Throughout my career I was asked this question at least once a week. I would always answer it in a non-direct way by saying something like "cash is good" or "we accept cash". The truth is paying cash may help you get a "better deal", but it probably is not going to affect the price of the vehicle in a positive way for you.
A huge part of the auto industry is what the call "back end money". You may have heard that term thrown around if you have ever wandered around a dealership. There are two parts of money a dealer makes on a car deal, the first one is "front end money", that is the money that is made on the markup of the car itself. Back end money is the money that is made in the finance office. Sometimes the back end can be the most profitable part of the deal for a dealer. Dealers most generally be paid "2 percent reserve" on the interest rate. This means that if a dealer signs you up at an 8 percent rate, the dealer is getting paid 2 percent from the bank. Does this mean the dealer could sign you up at a rate 2 percent lower? Yes! Exceptions to this would be "special interest rates" somtimes thrown out by the manufactuer. In these deals the dealer is usually paid a small flat fee from the manufactuers inhouse finance company. I once worked at an unscrupulous dealer who refused to sign up customers through Ford Motor Credit in order to maximize profits.

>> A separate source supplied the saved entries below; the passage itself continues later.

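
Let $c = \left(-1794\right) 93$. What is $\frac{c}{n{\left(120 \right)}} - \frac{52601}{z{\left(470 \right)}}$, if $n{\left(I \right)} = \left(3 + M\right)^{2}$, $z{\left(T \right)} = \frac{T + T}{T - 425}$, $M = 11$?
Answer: $- \frac{31038615}{9212} \approx -3369.4$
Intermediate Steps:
$z{\left(T \right)} = \frac{2 T}{-425 + T}$
$n{\left(I \right)} = 196$ ($n{\left(I \right)} = \left(3 + 11\right)^{2} = 14^{2} = 196$)
$c = -166842$
$\frac{c}{n{\left(120 \right)}} - \frac{52601}{z{\left(470 \right)}} = - \frac{166842}{196} - \frac{52601}{2 \cdot 470 \frac{1}{-425 + 470}} = \left(-166842\right) \frac{1}{196} - \frac{52601}{2 \cdot 470 \cdot \frac{1}{45}} = - \frac{83421}{98} - \frac{52601}{2 \cdot 470 \cdot \frac{1}{45}} = - \frac{83421}{98} - \frac{52601}{\frac{188}{9}} = - \frac{83421}{98} - \frac{473409}{188} = - \frac{31038615}{9212}$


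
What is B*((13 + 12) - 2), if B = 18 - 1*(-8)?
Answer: 598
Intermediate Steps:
B = 26 (B = 18 + 8 = 26)
B*((13 + 12) - 2) = 26*((13 + 12) - 2) = 26*(25 - 2) = 26*23 = 598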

Things like extended warranties and gap insurance may be things you would like to have for your vehicle, but there is markup in them. You can save money by negotiating the price of everything you buy in the finance office.
So when you pay cash for an automobile, you don't pay an interest rate, and most of the time warranties and insurance aren't even pitched to you, so you pay less money overall for the vehicle. But if the dealer knows up front that you are paying cash, they will try to save as much profit as possible on the front end of the deal, which could result in you paying more for the price of the automobile then if you had financed. If you are paying cash for a vehicle, don't tell the dealer until you have negotiated the price on the vehicle.